Jakarta – Badan Gizi Nasional (BGN) meluruskan isu terkait pembayaran insentif mitra Satuan Pelayanan Pemenuhan Gizi (SPPG) dalam program Makan Bergizi Gratis (MBG). BGN menegaskan bahwa mekanisme pembayaran telah diatur secara proporsional dan sesuai dengan skema kerja yang berlaku, sehingga tidak ada pembayaran di luar ketentuan operasional.

Wakil Kepala BGN, Sony Sanjaya, menjelaskan bahwa operasional SPPG dihitung enam hari kerja dalam sepekan dan tidak mencakup hari Minggu.

banner 336x280

“Pada hari Minggu tidak ada perhitungan insentif. Namun, apabila hari libur nasional jatuh pada hari kerja, pembayaran tetap dilakukan berdasarkan prinsip standby readiness atau kesiapsiagaan fasilitas,” ujarnya.

Menurut Wakil Kepala BGN, Sony Sanjaya, prinsip tersebut memastikan fasilitas, sistem pengawasan, serta tenaga ahli tetap siaga apabila sewaktu-waktu dibutuhkan, termasuk untuk intervensi gizi darurat. Ia mencontohkan saat bencana banjir dan longsor melanda Aceh dan Sumatra pada akhir 2025, sejumlah SPPG dialihfungsikan menjadi dapur darurat untuk membantu masyarakat terdampak.

“Pembayaran itu merupakan bentuk retensi kesiapan fasilitas, serupa dengan skema sewa properti komersial yang tetap berjalan meski hari libur,” katanya.

Ia juga mengklarifikasi isu relasi politik dalam proses seleksi mitra. Wakil Kepala BGN, Sony Sanjaya menegaskan bahwa BGN merupakan lembaga teknokratis yang menerapkan seleksi terbuka dengan persyaratan ketat.

“Swasta, koperasi, Bumdes, maupun yayasan yang memiliki kapasitas investasi Rp2,5 miliar hingga Rp6 miliar, lahan sesuai zonasi, serta memenuhi standar higienitas dan keamanan pangan dipersilakan mengikuti proses seleksi,” jelasnya.

Ia menambahkan, kepatuhan terhadap standar operasional prosedur menjadi parameter utama evaluasi, dan tidak ada pihak yang kebal terhadap sanksi.

“Program MBG dibangun atas prinsip transparansi, akuntabilitas, dan efisiensi fiskal.

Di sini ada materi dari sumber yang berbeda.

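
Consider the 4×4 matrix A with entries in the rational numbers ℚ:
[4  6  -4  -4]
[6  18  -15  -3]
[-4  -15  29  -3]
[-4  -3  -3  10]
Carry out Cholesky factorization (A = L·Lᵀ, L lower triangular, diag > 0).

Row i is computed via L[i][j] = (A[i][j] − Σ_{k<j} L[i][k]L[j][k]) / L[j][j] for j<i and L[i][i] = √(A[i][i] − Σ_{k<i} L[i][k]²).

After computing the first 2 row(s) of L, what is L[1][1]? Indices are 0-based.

L[1][1] = 3

Step 1: L[0][0] = √(4) = 2.
  L[1][0] = (6) / L[0][0] = 3.
Step 2: L[1][1] = √(9) = 3.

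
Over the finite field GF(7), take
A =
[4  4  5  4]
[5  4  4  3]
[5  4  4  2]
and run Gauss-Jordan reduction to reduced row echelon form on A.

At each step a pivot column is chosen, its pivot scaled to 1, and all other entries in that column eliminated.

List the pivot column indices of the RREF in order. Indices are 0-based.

step 1: normalize row 0 (÷4) = (1, 1, 3, 1)
  row 1: subtract 5×row0 = (0, 6, 3, 5)
  row 2: subtract 5×row0 = (0, 6, 3, 4)
step 2: normalize row 1 (÷6) = (0, 1, 4, 2)
  row 0: subtract 1×row1 = (1, 0, 6, 6)
  row 2: subtract 6×row1 = (0, 0, 0, 6)
skip col 2 (zero from row 2)
step 3: normalize row 2 (÷6) = (0, 0, 0, 1)
  row 0: subtract 6×row2 = (1, 0, 6, 0)
  row 1: subtract 2×row2 = (0, 1, 4, 0)

pivot columns: 0, 1, 3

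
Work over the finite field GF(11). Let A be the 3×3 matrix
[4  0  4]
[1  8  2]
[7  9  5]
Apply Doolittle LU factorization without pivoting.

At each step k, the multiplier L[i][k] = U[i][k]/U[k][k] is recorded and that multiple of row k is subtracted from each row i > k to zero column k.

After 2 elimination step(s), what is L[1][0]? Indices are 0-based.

[col 0] pivot 4
  R1 -= 3*R0 → (0, 8, 1)  (L[1][0] := 3)
  R2 -= 10*R0 → (0, 9, 9)  (L[2][0] := 10)
[col 1] pivot 8
  R2 -= 8*R1 → (0, 0, 1)  (L[2][1] := 8)

L[1][0] = 3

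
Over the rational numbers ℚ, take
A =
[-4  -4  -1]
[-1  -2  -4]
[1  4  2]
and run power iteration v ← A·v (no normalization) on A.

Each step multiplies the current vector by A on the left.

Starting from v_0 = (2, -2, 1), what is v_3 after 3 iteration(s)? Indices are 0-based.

v_0 = (2, -2, 1).
v_1 = A·v_0 = (-1, -2, -4).
v_2 = A·v_1 = (16, 21, -17).
v_3 = A·v_2 = (-131, 10, 66).

v_3 = (-131, 10, 66)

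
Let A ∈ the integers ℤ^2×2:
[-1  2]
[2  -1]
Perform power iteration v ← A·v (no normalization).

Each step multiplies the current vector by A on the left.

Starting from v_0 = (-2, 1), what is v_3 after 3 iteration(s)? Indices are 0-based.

v_3 = (40, -41)

v_0 = (-2, 1).
v_1 = A·v_0 = (4, -5).
v_2 = A·v_1 = (-14, 13).
v_3 = A·v_2 = (40, -41).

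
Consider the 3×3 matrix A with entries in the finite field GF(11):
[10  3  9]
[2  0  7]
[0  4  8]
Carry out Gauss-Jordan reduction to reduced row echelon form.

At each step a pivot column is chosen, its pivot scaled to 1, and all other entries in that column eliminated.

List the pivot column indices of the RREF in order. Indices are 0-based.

pivot(0,0)=10: scale R0 → (1, 8, 2)
  clear (1,0): R1 −= (2)R0 → (0, 6, 3)
pivot(1,1)=6: scale R1 → (0, 1, 6)
  clear (0,1): R0 −= (8)R1 → (1, 0, 9)
  clear (2,1): R2 −= (4)R1 → (0, 0, 6)
pivot(2,2)=6: scale R2 → (0, 0, 1)
  clear (0,2): R0 −= (9)R2 → (1, 0, 0)
  clear (1,2): R1 −= (6)R2 → (0, 1, 0)

pivot columns: 0, 1, 2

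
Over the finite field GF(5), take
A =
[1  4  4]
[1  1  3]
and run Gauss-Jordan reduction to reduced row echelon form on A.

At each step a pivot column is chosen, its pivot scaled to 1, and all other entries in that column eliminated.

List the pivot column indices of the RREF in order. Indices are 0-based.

pivot(0,0)=1: scale R0 → (1, 4, 4)
  clear (1,0): R1 −= (1)R0 → (0, 2, 4)
pivot(1,1)=2: scale R1 → (0, 1, 2)
  clear (0,1): R0 −= (4)R1 → (1, 0, 1)

pivot columns: 0, 1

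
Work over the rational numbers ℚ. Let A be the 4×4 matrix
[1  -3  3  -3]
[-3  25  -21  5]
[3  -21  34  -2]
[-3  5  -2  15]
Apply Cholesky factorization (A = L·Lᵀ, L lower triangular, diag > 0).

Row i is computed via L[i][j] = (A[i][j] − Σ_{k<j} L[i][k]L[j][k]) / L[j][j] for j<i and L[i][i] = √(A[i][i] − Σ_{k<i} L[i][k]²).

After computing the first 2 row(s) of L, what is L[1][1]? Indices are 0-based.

Step 1: L[0][0] = √(1) = 1.
  L[1][0] = (-3) / L[0][0] = -3.
Step 2: L[1][1] = √(16) = 4.

L[1][1] = 4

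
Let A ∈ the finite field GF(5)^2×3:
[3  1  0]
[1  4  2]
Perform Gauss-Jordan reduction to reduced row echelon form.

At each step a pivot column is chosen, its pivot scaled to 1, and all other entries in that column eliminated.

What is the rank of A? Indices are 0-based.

step 1: normalize row 0 (÷3) = (1, 2, 0)
  row 1: subtract 1×row0 = (0, 2, 2)
step 2: normalize row 1 (÷2) = (0, 1, 1)
  row 0: subtract 2×row1 = (1, 0, 3)

rank = 2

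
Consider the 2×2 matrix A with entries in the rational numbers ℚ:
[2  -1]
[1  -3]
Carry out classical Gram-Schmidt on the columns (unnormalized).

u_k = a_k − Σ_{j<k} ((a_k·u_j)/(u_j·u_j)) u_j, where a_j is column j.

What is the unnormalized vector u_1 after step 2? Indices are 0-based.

Step 1: u_0 = a_0 = (2, 1).
Step 2: u_1 = a_1 − (-1)·u_0 = (1, -2).

u_1 = (1, -2)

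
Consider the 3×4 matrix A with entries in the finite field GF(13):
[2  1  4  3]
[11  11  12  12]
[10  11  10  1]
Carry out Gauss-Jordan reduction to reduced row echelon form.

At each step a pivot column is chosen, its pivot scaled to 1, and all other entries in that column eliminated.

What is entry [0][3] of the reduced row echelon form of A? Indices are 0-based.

pivot(0,0)=2: scale R0 → (1, 7, 2, 8)
  clear (1,0): R1 −= (11)R0 → (0, 12, 3, 2)
  clear (2,0): R2 −= (10)R0 → (0, 6, 3, 12)
pivot(1,1)=12: scale R1 → (0, 1, 10, 11)
  clear (0,1): R0 −= (7)R1 → (1, 0, 10, 9)
  clear (2,1): R2 −= (6)R1 → (0, 0, 8, 11)
pivot(2,2)=8: scale R2 → (0, 0, 1, 3)
  clear (0,2): R0 −= (10)R2 → (1, 0, 0, 5)
  clear (1,2): R1 −= (10)R2 → (0, 1, 0, 7)

M[0][3] = 5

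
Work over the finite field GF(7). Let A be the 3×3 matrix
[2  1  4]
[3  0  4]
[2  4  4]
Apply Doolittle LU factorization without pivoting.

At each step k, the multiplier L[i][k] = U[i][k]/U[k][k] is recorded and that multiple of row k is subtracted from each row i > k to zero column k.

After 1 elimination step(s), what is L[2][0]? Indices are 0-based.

k=0: U[0][0]=2
  eliminate (1,0): mult=5, new row 1: (0, 2, 5); set L[1][0]=5
  eliminate (2,0): mult=1, new row 2: (0, 3, 0); set L[2][0]=1

L[2][0] = 1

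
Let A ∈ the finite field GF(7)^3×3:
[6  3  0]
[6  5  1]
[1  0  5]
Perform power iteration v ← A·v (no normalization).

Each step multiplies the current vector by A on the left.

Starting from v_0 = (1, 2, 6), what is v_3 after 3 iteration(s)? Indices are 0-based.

v_0 = (1, 2, 6).
v_1 = A·v_0 = (5, 1, 3).
v_2 = A·v_1 = (5, 3, 6).
v_3 = A·v_2 = (4, 2, 0).

v_3 = (4, 2, 0)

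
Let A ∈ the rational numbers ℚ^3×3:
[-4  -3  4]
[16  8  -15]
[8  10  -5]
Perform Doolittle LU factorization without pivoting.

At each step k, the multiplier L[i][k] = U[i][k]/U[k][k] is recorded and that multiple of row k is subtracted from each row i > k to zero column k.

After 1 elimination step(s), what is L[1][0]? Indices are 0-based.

L[1][0] = -4

Step 1: pivot at (0,0) is -4.
  row1 ← row1 − (-4)·row0  ⇒  L[1][0]=-4, U row1=(0, -4, 1)
  row2 ← row2 − (-2)·row0  ⇒  L[2][0]=-2, U row2=(0, 4, 3)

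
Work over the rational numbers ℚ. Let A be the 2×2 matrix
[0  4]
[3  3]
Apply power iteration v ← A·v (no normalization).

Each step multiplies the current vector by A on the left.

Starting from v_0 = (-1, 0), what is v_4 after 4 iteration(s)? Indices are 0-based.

v_0 = (-1, 0).
v_1 = A·v_0 = (0, -3).
v_2 = A·v_1 = (-12, -9).
v_3 = A·v_2 = (-36, -63).
v_4 = A·v_3 = (-252, -297).

v_4 = (-252, -297)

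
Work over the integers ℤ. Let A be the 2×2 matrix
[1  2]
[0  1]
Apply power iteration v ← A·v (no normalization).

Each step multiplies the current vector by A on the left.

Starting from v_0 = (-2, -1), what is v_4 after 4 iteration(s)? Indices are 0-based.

v_4 = (-10, -1)

v_0 = (-2, -1).
v_1 = A·v_0 = (-4, -1).
v_2 = A·v_1 = (-6, -1).
v_3 = A·v_2 = (-8, -1).
v_4 = A·v_3 = (-10, -1).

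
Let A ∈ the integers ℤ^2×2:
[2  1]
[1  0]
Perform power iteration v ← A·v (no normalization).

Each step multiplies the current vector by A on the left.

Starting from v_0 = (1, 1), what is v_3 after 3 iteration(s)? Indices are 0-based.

v_3 = (17, 7)

v_0 = (1, 1).
v_1 = A·v_0 = (3, 1).
v_2 = A·v_1 = (7, 3).
v_3 = A·v_2 = (17, 7).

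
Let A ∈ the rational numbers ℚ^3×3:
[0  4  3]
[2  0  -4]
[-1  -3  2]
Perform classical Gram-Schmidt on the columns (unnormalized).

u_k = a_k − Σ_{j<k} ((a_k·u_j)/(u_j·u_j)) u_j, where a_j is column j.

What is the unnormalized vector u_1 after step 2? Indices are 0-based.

Step 1: u_0 = a_0 = (0, 2, -1).
Step 2: u_1 = a_1 − (3/5)·u_0 = (4, -6/5, -12/5).

u_1 = (4, -6/5, -12/5)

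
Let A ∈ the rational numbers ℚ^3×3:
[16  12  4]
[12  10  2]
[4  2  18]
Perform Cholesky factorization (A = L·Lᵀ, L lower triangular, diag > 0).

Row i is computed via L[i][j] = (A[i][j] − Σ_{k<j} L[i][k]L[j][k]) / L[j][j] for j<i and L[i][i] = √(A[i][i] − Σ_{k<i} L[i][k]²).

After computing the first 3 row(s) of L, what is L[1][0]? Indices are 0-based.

Step 1: L[0][0] = √(16) = 4.
  L[1][0] = (12) / L[0][0] = 3.
Step 2: L[1][1] = √(1) = 1.
  L[2][0] = (4) / L[0][0] = 1.
  L[2][1] = (-1) / L[1][1] = -1.
Step 3: L[2][2] = √(16) = 4.

L[1][0] = 3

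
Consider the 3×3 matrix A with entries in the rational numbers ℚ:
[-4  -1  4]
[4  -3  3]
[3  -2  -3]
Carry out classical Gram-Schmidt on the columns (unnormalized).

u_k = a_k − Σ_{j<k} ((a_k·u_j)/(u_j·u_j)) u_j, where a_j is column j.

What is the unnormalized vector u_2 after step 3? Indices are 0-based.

u_2 = (-11/54, 121/54, -88/27)

Step 1: u_0 = a_0 = (-4, 4, 3).
Step 2: u_1 = a_1 − (-14/41)·u_0 = (-97/41, -67/41, -40/41).
Step 3: u_2 = a_2 − (-13/41)·u_0 − (-67/54)·u_1 = (-11/54, 121/54, -88/27).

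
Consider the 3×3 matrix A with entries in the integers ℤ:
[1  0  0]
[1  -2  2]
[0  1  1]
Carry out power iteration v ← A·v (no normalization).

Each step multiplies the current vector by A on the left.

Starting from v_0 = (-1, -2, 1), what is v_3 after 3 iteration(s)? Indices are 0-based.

v_3 = (-1, 33, -9)

v_0 = (-1, -2, 1).
v_1 = A·v_0 = (-1, 5, -1).
v_2 = A·v_1 = (-1, -13, 4).
v_3 = A·v_2 = (-1, 33, -9).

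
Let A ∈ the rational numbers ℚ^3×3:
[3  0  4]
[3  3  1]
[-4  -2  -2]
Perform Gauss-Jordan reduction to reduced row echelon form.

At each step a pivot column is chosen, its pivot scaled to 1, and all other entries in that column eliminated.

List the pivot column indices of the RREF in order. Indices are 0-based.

pivot columns: 0, 1, 2

pivot(0,0)=3: scale R0 → (1, 0, 4/3)
  clear (1,0): R1 −= (3)R0 → (0, 3, -3)
  clear (2,0): R2 −= (-4)R0 → (0, -2, 10/3)
pivot(1,1)=3: scale R1 → (0, 1, -1)
  clear (2,1): R2 −= (-2)R1 → (0, 0, 4/3)
pivot(2,2)=4/3: scale R2 → (0, 0, 1)
  clear (0,2): R0 −= (4/3)R2 → (1, 0, 0)
  clear (1,2): R1 −= (-1)R2 → (0, 1, 0)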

Narasi yang menyederhanakan angka pendapatan kotor sebagai keuntungan bersih jelas tidak mencerminkan realitas kemitraan,” tegasnya.

Sementara itu, Ketua Umum Gabungan Pengusaha Makan Bergizi Indonesia (Gapembi), Alven Stony, menilai skema kemitraan SPPG sebagai terobosan strategis pemerintah dalam menghimpun investasi swasta tanpa membebani APBN untuk pembangunan infrastruktur.

Ia menyebut, dengan 24.000 SPPG yang telah terbangun dan investasi per unit mencapai Rp2 miliar hingga Rp3 miliar, total investasi mitra diperkirakan mencapai Rp48 triliun sampai Rp72 triliun, bahkan dapat melampaui Rp200 triliun jika nilai tanah diperhitungkan.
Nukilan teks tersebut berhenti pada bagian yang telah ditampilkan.